Bug forwarded from Evince: https://bugzilla.gnome.org/show_bug.cgi?id=632365
"The attached PDF shows the new Indian Rupee Sign (₹) exported from Inkscape;
with the smaller text at the bottom of the PDF it is possible to drag over and
select it for copy and paste.
However, neither "Select All", or dragging over the symbol itself highlights
the large symbol for copy-and-paste.
The large symbol is textual in nature (this can be confirmed by re-opening the
PDF in Inkscape, or using pdftohtml).
Ideally it would be possible to highlight and select all text in a document,
regardless of size. In this case the document had been created specifically to
encourage people to copy-and-paste the correct symbol into their own documents!"
Test case is attached to original bug report. I can confirm that pdftotext doesn't include the first large symbol, and acroread allows to select and copy/paste it.
Created attachment 70502 [details] [review]
Allow large chars in TextPage
The large symbol is not selectable because TextPage::addChar rejects characters larger than the page size.

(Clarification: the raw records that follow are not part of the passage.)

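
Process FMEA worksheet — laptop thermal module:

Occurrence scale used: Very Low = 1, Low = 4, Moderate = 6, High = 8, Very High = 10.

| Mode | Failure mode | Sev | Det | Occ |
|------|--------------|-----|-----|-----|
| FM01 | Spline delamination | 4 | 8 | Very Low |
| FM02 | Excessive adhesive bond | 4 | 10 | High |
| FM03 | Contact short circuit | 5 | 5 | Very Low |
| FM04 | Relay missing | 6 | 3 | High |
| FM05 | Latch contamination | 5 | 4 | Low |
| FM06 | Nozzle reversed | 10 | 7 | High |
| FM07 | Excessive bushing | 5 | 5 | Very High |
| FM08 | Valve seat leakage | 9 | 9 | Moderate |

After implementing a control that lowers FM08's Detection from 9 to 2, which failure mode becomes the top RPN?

RPN = Severity × Occurrence × Detection:
  FM01: 4 × 1 × 8 = 32
  FM02: 4 × 8 × 10 = 320
  FM03: 5 × 1 × 5 = 25
  FM04: 6 × 8 × 3 = 144
  FM05: 5 × 4 × 4 = 80
  FM06: 10 × 8 × 7 = 560
  FM07: 5 × 10 × 5 = 250
  FM08: 9 × 6 × 9 = 486
After action: FM08 → 9 × 6 × 2 = 108.
Revised RPNs: FM06=560, FM02=320, FM07=250, FM04=144, FM08=108, FM05=80, FM01=32, FM03=25.
Highest is now FM06 (560).

FM06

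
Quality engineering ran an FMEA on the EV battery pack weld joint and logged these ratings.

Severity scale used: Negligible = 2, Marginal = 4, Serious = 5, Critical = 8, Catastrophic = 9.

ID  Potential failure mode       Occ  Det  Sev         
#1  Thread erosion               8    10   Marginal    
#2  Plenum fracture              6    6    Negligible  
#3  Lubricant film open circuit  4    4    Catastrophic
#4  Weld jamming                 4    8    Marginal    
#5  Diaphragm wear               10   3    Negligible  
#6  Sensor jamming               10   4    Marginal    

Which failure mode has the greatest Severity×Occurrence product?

#6

Criticality = Severity × Occurrence:
  #1: 4 × 8 = 32
  #2: 2 × 6 = 12
  #3: 9 × 4 = 36
  #4: 4 × 4 = 16
  #5: 2 × 10 = 20
  #6: 4 × 10 = 40
Highest criticality is 40 → #6.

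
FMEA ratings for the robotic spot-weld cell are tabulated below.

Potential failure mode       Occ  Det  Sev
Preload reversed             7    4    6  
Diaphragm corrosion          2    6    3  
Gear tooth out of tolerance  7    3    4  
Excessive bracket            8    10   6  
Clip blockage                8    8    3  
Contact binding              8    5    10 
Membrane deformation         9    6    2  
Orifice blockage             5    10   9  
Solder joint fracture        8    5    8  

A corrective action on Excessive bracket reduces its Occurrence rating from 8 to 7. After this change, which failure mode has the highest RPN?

Orifice blockage

RPN = Severity × Occurrence × Detection:
  Preload reversed: 6 × 7 × 4 = 168
  Diaphragm corrosion: 3 × 2 × 6 = 36
  Gear tooth out of tolerance: 4 × 7 × 3 = 84
  Excessive bracket: 6 × 8 × 10 = 480
  Clip blockage: 3 × 8 × 8 = 192
  Contact binding: 10 × 8 × 5 = 400
  Membrane deformation: 2 × 9 × 6 = 108
  Orifice blockage: 9 × 5 × 10 = 450
  Solder joint fracture: 8 × 8 × 5 = 320
After action: Excessive bracket → 6 × 7 × 10 = 420.
Revised RPNs: Orifice blockage=450, Excessive bracket=420, Contact binding=400, Solder joint fracture=320, Clip blockage=192, Preload reversed=168, Membrane deformation=108, Gear tooth out of tolerance=84, Diaphragm corrosion=36.
Highest is now Orifice blockage (450).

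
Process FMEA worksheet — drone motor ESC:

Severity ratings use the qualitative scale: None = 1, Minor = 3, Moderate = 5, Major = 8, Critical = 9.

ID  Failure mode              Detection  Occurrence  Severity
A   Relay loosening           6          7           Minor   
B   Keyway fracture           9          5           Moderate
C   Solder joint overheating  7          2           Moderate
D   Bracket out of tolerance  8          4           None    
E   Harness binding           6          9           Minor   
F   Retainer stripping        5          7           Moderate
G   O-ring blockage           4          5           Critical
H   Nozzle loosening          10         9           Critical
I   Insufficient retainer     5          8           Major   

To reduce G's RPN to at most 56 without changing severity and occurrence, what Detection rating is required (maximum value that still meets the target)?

1

G: S=9, O=5, D=4 → current RPN = 180.
Fixed product = 45. Need 45 × D ≤ 56, so D ≤ 56/45 = 1.24.
Maximum integer Detection rating = 1 (gives RPN 45; D=2 would give 90 > 56).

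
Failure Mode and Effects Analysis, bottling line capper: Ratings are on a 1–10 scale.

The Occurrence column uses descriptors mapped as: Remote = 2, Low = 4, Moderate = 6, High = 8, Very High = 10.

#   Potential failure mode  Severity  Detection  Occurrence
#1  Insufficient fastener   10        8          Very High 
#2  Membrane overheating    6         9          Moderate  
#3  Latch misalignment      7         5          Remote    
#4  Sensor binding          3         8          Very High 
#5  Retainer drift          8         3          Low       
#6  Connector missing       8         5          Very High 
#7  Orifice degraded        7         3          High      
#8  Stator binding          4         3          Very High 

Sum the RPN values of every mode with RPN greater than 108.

2052

RPN = Severity × Occurrence × Detection:
  #1: 10 × 10 × 8 = 800
  #2: 6 × 6 × 9 = 324
  #3: 7 × 2 × 5 = 70
  #4: 3 × 10 × 8 = 240
  #5: 8 × 4 × 3 = 96
  #6: 8 × 10 × 5 = 400
  #7: 7 × 8 × 3 = 168
  #8: 4 × 10 × 3 = 120
RPN > 108: #1 (800), #2 (324), #4 (240), #6 (400), #7 (168), #8 (120).
Sum: 800 + 324 + 240 + 400 + 168 + 120 = 2052.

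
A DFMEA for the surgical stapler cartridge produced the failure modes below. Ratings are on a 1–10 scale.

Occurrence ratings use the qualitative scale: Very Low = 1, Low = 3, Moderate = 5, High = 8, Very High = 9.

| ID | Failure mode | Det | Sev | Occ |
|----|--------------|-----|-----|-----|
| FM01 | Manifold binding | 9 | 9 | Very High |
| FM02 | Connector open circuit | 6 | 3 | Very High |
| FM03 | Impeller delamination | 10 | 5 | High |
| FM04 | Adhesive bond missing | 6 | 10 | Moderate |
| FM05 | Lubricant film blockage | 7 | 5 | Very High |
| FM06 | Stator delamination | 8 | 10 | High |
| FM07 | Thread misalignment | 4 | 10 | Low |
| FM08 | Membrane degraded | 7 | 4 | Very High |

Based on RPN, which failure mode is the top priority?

FM01

RPN = Severity × Occurrence × Detection:
  FM01: 9 × 9 × 9 = 729
  FM02: 3 × 9 × 6 = 162
  FM03: 5 × 8 × 10 = 400
  FM04: 10 × 5 × 6 = 300
  FM05: 5 × 9 × 7 = 315
  FM06: 10 × 8 × 8 = 640
  FM07: 10 × 3 × 4 = 120
  FM08: 4 × 9 × 7 = 252
Highest RPN is 729 → FM01.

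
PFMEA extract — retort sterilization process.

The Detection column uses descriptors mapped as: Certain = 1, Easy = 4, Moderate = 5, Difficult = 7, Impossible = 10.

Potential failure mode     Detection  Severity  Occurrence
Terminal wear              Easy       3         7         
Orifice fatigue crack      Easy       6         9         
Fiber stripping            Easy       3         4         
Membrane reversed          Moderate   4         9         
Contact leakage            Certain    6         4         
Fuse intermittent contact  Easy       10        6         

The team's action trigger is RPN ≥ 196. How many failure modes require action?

RPN = Severity × Occurrence × Detection:
  Terminal wear: 3 × 7 × 4 = 84
  Orifice fatigue crack: 6 × 9 × 4 = 216
  Fiber stripping: 3 × 4 × 4 = 48
  Membrane reversed: 4 × 9 × 5 = 180
  Contact leakage: 6 × 4 × 1 = 24
  Fuse intermittent contact: 10 × 6 × 4 = 240
Modes with RPN ≥ 196: Orifice fatigue crack (216), Fuse intermittent contact (240) → 2.

2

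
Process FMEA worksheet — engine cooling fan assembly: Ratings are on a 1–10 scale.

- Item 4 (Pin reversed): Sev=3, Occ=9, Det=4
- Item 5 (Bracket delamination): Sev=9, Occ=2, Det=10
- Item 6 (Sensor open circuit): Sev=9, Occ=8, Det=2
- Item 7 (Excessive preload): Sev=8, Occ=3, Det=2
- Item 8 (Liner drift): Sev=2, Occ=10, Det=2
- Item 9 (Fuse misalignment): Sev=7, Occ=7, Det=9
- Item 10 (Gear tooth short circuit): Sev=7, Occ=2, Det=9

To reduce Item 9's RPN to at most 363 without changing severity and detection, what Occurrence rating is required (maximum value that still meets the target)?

Item 9: S=7, O=7, D=9 → current RPN = 441.
Fixed product = 63. Need 63 × O ≤ 363, so O ≤ 363/63 = 5.76.
Maximum integer Occurrence rating = 5 (gives RPN 315; O=6 would give 378 > 363).

5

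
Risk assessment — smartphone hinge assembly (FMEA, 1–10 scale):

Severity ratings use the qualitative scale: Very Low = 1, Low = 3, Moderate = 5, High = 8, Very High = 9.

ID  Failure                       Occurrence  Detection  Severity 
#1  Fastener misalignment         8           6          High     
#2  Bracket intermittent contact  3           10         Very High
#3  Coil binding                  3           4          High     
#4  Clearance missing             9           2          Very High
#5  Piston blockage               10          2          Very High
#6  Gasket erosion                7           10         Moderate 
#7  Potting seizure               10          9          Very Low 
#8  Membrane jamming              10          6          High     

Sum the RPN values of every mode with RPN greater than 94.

1922

RPN = Severity × Occurrence × Detection:
  #1: 8 × 8 × 6 = 384
  #2: 9 × 3 × 10 = 270
  #3: 8 × 3 × 4 = 96
  #4: 9 × 9 × 2 = 162
  #5: 9 × 10 × 2 = 180
  #6: 5 × 7 × 10 = 350
  #7: 1 × 10 × 9 = 90
  #8: 8 × 10 × 6 = 480
RPN > 94: #1 (384), #2 (270), #3 (96), #4 (162), #5 (180), #6 (350), #8 (480).
Sum: 384 + 270 + 96 + 162 + 180 + 350 + 480 = 1922.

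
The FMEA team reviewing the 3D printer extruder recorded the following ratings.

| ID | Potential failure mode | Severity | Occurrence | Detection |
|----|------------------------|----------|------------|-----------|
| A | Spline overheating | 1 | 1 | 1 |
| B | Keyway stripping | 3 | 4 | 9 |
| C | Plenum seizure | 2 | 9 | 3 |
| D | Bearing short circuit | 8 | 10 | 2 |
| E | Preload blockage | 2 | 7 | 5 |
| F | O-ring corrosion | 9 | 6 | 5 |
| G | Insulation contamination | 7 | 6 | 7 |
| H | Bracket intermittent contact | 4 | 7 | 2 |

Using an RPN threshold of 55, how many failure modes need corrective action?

RPN = Severity × Occurrence × Detection:
  A: 1 × 1 × 1 = 1
  B: 3 × 4 × 9 = 108
  C: 2 × 9 × 3 = 54
  D: 8 × 10 × 2 = 160
  E: 2 × 7 × 5 = 70
  F: 9 × 6 × 5 = 270
  G: 7 × 6 × 7 = 294
  H: 4 × 7 × 2 = 56
Modes with RPN ≥ 55: B (108), D (160), E (70), F (270), G (294), H (56) → 6.

6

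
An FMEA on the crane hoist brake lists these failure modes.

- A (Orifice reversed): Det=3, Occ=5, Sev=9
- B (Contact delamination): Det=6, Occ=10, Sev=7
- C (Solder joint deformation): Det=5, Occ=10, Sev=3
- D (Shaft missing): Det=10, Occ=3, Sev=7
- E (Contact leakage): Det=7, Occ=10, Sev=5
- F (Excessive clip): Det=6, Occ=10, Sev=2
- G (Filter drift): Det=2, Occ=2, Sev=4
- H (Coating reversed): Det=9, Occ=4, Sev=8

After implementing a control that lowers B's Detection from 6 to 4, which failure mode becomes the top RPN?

RPN = Severity × Occurrence × Detection:
  A: 9 × 5 × 3 = 135
  B: 7 × 10 × 6 = 420
  C: 3 × 10 × 5 = 150
  D: 7 × 3 × 10 = 210
  E: 5 × 10 × 7 = 350
  F: 2 × 10 × 6 = 120
  G: 4 × 2 × 2 = 16
  H: 8 × 4 × 9 = 288
After action: B → 7 × 10 × 4 = 280.
Revised RPNs: E=350, H=288, B=280, D=210, C=150, A=135, F=120, G=16.
Highest is now E (350).

E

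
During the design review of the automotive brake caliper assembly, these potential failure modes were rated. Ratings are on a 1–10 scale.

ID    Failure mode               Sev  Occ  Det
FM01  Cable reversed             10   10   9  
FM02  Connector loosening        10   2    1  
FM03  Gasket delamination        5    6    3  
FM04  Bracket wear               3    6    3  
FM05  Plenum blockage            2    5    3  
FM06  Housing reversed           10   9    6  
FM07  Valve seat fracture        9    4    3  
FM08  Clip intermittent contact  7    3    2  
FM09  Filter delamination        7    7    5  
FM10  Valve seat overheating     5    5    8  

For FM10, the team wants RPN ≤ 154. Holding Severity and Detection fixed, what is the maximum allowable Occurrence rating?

3

FM10: S=5, O=5, D=8 → current RPN = 200.
Fixed product = 40. Need 40 × O ≤ 154, so O ≤ 154/40 = 3.85.
Maximum integer Occurrence rating = 3 (gives RPN 120; O=4 would give 160 > 154).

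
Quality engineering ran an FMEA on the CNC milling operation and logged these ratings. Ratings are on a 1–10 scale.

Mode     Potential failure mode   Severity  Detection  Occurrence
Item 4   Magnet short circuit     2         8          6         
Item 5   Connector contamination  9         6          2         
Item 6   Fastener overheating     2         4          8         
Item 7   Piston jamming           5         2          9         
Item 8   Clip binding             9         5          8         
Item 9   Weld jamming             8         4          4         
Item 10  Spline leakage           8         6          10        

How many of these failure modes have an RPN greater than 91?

5

RPN = Severity × Occurrence × Detection:
  Item 4: 2 × 6 × 8 = 96
  Item 5: 9 × 2 × 6 = 108
  Item 6: 2 × 8 × 4 = 64
  Item 7: 5 × 9 × 2 = 90
  Item 8: 9 × 8 × 5 = 360
  Item 9: 8 × 4 × 4 = 128
  Item 10: 8 × 10 × 6 = 480
Modes with RPN > 91: Item 4 (96), Item 5 (108), Item 8 (360), Item 9 (128), Item 10 (480) → 5.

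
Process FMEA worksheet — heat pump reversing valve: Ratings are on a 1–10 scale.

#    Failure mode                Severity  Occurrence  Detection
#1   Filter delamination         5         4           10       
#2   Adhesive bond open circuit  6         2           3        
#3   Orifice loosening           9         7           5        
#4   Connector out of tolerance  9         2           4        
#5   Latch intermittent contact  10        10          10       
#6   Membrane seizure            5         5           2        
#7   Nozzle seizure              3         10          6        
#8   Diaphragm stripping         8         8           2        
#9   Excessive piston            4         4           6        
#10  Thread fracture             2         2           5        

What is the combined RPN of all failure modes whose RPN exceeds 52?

1991

RPN = Severity × Occurrence × Detection:
  #1: 5 × 4 × 10 = 200
  #2: 6 × 2 × 3 = 36
  #3: 9 × 7 × 5 = 315
  #4: 9 × 2 × 4 = 72
  #5: 10 × 10 × 10 = 1000
  #6: 5 × 5 × 2 = 50
  #7: 3 × 10 × 6 = 180
  #8: 8 × 8 × 2 = 128
  #9: 4 × 4 × 6 = 96
  #10: 2 × 2 × 5 = 20
RPN > 52: #1 (200), #3 (315), #4 (72), #5 (1000), #7 (180), #8 (128), #9 (96).
Sum: 200 + 315 + 72 + 1000 + 180 + 128 + 96 = 1991.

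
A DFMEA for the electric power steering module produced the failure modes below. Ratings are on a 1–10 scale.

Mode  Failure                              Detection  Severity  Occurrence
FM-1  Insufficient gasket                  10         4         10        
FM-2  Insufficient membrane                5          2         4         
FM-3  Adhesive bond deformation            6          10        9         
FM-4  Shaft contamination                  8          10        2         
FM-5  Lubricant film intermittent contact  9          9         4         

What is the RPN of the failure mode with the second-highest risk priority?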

This patch removes that that check, though I do not know why it was added in the first place.
Created attachment 70504 [details] [review]
Use page size for max value in TextPage::visitSelection
The previous patch will cause TextPage::visitSelection to skip the "Indian ₹upee Sign" text because its bottom edge falls outside the page size. This also affects poppler_page_get_text, which indirectly calls visitSelection.
This patch fixes that by using the page size if the TextBlock's border is outside the page.
Jason, just to make sure, just one or both of the patches have to be applied?
(In reply to comment #3)
> Jason, just to make sure, just one or both of the patches have to be applied?
Both need to be applied.
The "Allow large chars" patch fixes the bug. The "Use page size" patch fixes a side effect.
I've commited the first patch, i'll let the second to Carlos as evince is the one that only uses the visitSelection code.
Pushed the second patch to git master. Thanks!